Thanks to the advocacy efforts of landscape architects and allied
organizations, many federal programs important to the profession were salvaged
in the most recent fiscal year 2011 spending bill, H.R. 1473. While this recent spending measure makes some
reductions, ASLA is pleased that continued funding was provided for the
critical programs the Society advocated for, including: the Land and Water
Conservation Fund (LWCF), the Transportation Investment Generating Economic
Recovery (TIGER) Grants program, the Sustainable Communities Initiative, and
the Community Development Block Grants.
H.R. 1473 was passed by the House of Representatives on April
14, by a vote of 260-167 the Senate is expected to follow suit.
The following is a synopsis of current funding levels provided
in the bill for certain programs important to landscape architects:
Land and Water Conservation Fund:
In February, during the House of Representatives’ initial
consideration of spending cuts (H.R. 1), the House narrowly defeated an
amendment to eliminate all funding for LWCF.
The House then passed H.R. 1, which included only $41 million for LWCF federal land
acquisition and no funding for the stateside program, a significant reduction
from the $301 million provided in 2010.
After intense pressure from grassroots organizations across
the country, including ASLA members, budget negotiators have recently agreed to
increase funding for the LWCF. H.R. 1473
provides $95 million for LWCF federal land acquisition and about $40 million for
the stateside program.
Now the debate shifts to the fiscal year 2012 (FY 2012)
budget, where President Barack Obama has requested full funding for LWCF at
$900 million. Many policymakers believe that full funding for LWCF is
appropriate because the program is already paid for through revenues from
offshore oil and gas royalties. ASLA,
along with other advocates, are gearing up to urge full funding for this
program that helps provide important recreational and economic opportunities
for our communities.
Transportation and Community Planning Grant Programs:
Last February during consideration of H.R. 1, the House also
voted to eliminate all funding for the Transportation Investment Generating
Economic Recovery (TIGER) grant program and the Sustainable
Communities Initiative, programs which allow communities
to improve regional
planning efforts that integrate housing, transportation, and environmental decisions.
Thanks to the
diligent advocacy efforts of ASLA members and other organizations, funding was
restored for these critical programs. Under the new spending bill (H.R. 1473),
the Sustainable Communities Initiative will receive $100 million in funding and
the TIGER grant program will receive $258 million. According to the House Appropriations
Committee, the TIGER grant program has received $78 billion in applications for
its current $2.1 billion budget, demonstrating the need for these community planning
services far exceeds the available funding.
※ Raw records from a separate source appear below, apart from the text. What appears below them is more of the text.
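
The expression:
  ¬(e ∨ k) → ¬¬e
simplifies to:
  e ∨ k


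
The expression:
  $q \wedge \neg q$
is never true.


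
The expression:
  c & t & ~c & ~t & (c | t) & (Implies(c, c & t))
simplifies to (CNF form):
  False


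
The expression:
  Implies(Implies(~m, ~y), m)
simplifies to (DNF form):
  m | y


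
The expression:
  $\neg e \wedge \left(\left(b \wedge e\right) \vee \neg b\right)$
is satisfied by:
  {e: False, b: False}


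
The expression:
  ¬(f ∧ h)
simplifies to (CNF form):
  ¬f ∨ ¬h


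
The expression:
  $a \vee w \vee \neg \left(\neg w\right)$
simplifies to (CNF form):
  $a \vee w$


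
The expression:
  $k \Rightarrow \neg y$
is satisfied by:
  {k: False, y: False}
  {y: True, k: False}
  {k: True, y: False}


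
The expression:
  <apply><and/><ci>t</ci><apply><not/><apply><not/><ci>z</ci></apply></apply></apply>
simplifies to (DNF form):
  <apply><and/><ci>t</ci><ci>z</ci></apply>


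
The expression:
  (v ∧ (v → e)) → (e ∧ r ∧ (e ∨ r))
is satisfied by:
  {r: True, v: False, e: False}
  {v: False, e: False, r: False}
  {r: True, e: True, v: False}
  {e: True, v: False, r: False}
  {r: True, v: True, e: False}
  {v: True, r: False, e: False}
  {r: True, e: True, v: True}


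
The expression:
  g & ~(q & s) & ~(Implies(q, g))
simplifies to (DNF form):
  False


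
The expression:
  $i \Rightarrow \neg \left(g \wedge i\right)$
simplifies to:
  $\neg g \vee \neg i$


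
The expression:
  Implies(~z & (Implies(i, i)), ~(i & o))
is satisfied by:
  {z: True, o: False, i: False}
  {o: False, i: False, z: False}
  {i: True, z: True, o: False}
  {i: True, o: False, z: False}
  {z: True, o: True, i: False}
  {o: True, z: False, i: False}
  {i: True, o: True, z: True}


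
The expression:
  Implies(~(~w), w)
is always true.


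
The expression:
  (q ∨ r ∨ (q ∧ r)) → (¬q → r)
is always true.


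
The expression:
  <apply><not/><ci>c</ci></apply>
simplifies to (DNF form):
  <apply><not/><ci>c</ci></apply>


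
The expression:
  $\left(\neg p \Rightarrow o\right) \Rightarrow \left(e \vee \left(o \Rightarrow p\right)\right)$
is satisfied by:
  {e: True, p: True, o: False}
  {e: True, o: False, p: False}
  {p: True, o: False, e: False}
  {p: False, o: False, e: False}
  {e: True, p: True, o: True}
  {e: True, o: True, p: False}
  {p: True, o: True, e: False}


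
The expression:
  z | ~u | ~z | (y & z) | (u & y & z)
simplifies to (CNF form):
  True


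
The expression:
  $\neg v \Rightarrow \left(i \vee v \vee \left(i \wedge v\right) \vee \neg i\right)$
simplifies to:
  $\text{True}$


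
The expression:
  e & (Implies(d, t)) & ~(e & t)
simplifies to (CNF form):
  e & ~d & ~t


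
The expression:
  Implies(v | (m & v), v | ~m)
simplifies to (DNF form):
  True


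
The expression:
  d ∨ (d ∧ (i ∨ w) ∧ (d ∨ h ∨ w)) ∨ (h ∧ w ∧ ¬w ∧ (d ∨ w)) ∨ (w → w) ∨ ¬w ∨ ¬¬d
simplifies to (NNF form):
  True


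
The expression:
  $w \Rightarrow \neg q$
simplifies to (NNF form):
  $\neg q \vee \neg w$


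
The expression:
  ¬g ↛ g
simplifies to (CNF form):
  True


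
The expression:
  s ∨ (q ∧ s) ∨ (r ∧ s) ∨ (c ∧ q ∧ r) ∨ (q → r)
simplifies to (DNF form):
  r ∨ s ∨ ¬q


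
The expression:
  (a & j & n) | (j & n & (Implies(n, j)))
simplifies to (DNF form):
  j & n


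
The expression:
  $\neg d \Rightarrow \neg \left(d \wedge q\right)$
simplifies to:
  $\text{True}$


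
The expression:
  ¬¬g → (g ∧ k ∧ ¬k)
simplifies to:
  ¬g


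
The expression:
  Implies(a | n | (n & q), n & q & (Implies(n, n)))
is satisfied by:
  {q: True, a: False, n: False}
  {a: False, n: False, q: False}
  {n: True, q: True, a: False}
  {n: True, q: True, a: True}


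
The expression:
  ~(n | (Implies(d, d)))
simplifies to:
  False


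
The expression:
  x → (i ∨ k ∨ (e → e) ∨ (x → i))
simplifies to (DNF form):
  True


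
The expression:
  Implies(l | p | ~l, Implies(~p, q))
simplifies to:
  p | q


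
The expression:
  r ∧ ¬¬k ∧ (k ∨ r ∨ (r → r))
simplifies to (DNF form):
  k ∧ r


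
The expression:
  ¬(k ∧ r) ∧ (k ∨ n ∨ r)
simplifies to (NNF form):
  (k ∧ ¬r) ∨ (n ∧ ¬k) ∨ (r ∧ ¬k)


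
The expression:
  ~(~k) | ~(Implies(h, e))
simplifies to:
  k | (h & ~e)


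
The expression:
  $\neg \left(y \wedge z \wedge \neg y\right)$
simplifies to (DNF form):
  $\text{True}$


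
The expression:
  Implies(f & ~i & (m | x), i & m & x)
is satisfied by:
  {i: True, x: False, m: False, f: False}
  {i: True, m: True, x: False, f: False}
  {i: True, x: True, m: False, f: False}
  {i: True, m: True, x: True, f: False}
  {i: False, x: False, m: False, f: False}
  {m: True, i: False, x: False, f: False}
  {x: True, i: False, m: False, f: False}
  {m: True, x: True, i: False, f: False}
  {f: True, i: True, x: False, m: False}
  {f: True, m: True, i: True, x: False}
  {f: True, i: True, x: True, m: False}
  {f: True, m: True, i: True, x: True}
  {f: True, i: False, x: False, m: False}


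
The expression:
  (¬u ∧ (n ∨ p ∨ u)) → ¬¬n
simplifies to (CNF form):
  n ∨ u ∨ ¬p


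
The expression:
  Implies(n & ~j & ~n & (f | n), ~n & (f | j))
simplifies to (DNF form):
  True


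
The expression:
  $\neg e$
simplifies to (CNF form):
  $\neg e$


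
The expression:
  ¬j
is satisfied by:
  {j: False}


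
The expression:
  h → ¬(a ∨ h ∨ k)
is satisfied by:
  {h: False}


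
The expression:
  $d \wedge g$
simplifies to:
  $d \wedge g$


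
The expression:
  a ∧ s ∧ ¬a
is never true.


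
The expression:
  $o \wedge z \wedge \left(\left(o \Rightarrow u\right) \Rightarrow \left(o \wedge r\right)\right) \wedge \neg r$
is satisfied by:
  {z: True, o: True, u: False, r: False}


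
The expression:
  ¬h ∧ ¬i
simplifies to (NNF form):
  ¬h ∧ ¬i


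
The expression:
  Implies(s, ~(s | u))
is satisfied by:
  {s: False}


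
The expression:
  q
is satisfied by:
  {q: True}


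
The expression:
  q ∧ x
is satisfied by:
  {x: True, q: True}


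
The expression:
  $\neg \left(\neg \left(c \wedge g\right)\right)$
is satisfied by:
  {c: True, g: True}


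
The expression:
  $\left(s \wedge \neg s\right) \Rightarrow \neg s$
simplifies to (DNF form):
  $\text{True}$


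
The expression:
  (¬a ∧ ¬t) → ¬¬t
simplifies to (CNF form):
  a ∨ t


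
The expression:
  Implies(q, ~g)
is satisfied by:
  {g: False, q: False}
  {q: True, g: False}
  {g: True, q: False}


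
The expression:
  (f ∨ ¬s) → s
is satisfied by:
  {s: True}


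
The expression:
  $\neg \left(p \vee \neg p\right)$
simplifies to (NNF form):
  $\text{False}$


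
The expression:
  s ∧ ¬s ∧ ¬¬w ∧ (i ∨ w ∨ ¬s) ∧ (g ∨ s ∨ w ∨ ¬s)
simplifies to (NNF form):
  False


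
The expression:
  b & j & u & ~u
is never true.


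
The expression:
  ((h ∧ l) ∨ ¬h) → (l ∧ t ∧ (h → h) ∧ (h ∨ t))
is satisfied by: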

The committee also stated that
cutting the program would have put 30,580 jobs at risk. H.R. 1473 also provides about $10 billion for the Federal Transit
Administration, representing only a slight decrease from fiscal year 2010
levels. Funding was also restored to the Community Development Block Grants programfor which the bill sets aside $3.3
billion. With this recent
funding in place, landscape architects may continue to help communities plan
and implement sound infrastructure projects that
will help grow our economies now and in the future.
National Park Service:
While spending for the
overall National Parks Service was only reduced by $7 million dollar, specific
programs important to the profession received noticeable reductions. In particular, spending for NPS construction projects is $210 million, $24 million less than FY 2010
levels. Historic preservation
programs received $55 million, $25 million less than FY 2010 levels. The bill prohibits the use of any funds appropriated
to this account for Save America's Treasures program grants.
While many programs
important to the landscape architecture were saved, other programs continued to
take budget hits in this latest round of spending negotiations. H.R. 1473 provides no funds for the Department of Housing and Urban Development’s (HUD) Brownfields
Redevelopment Program, which received $18 million in FY 2010 and
significantly slashes the Environmental
Protection Agency’s Clean and Safe Drinking Water State Revolving Fund grants
program budget by more than one-third to $3.7 billion from about $5 billion in fiscal
The American Society of Landscape Architects (ASLA) shares
the concerns of many about wasteful spending.
However, ASLA encourages the Congress to make sensible spending
decisions like investing in our nation’s crumbling infrastructure and assisting
our communities to become more vibrant and economically-sound places to live,
work and recreate. ASLA will continue to
work for these types of programs during future budget debates.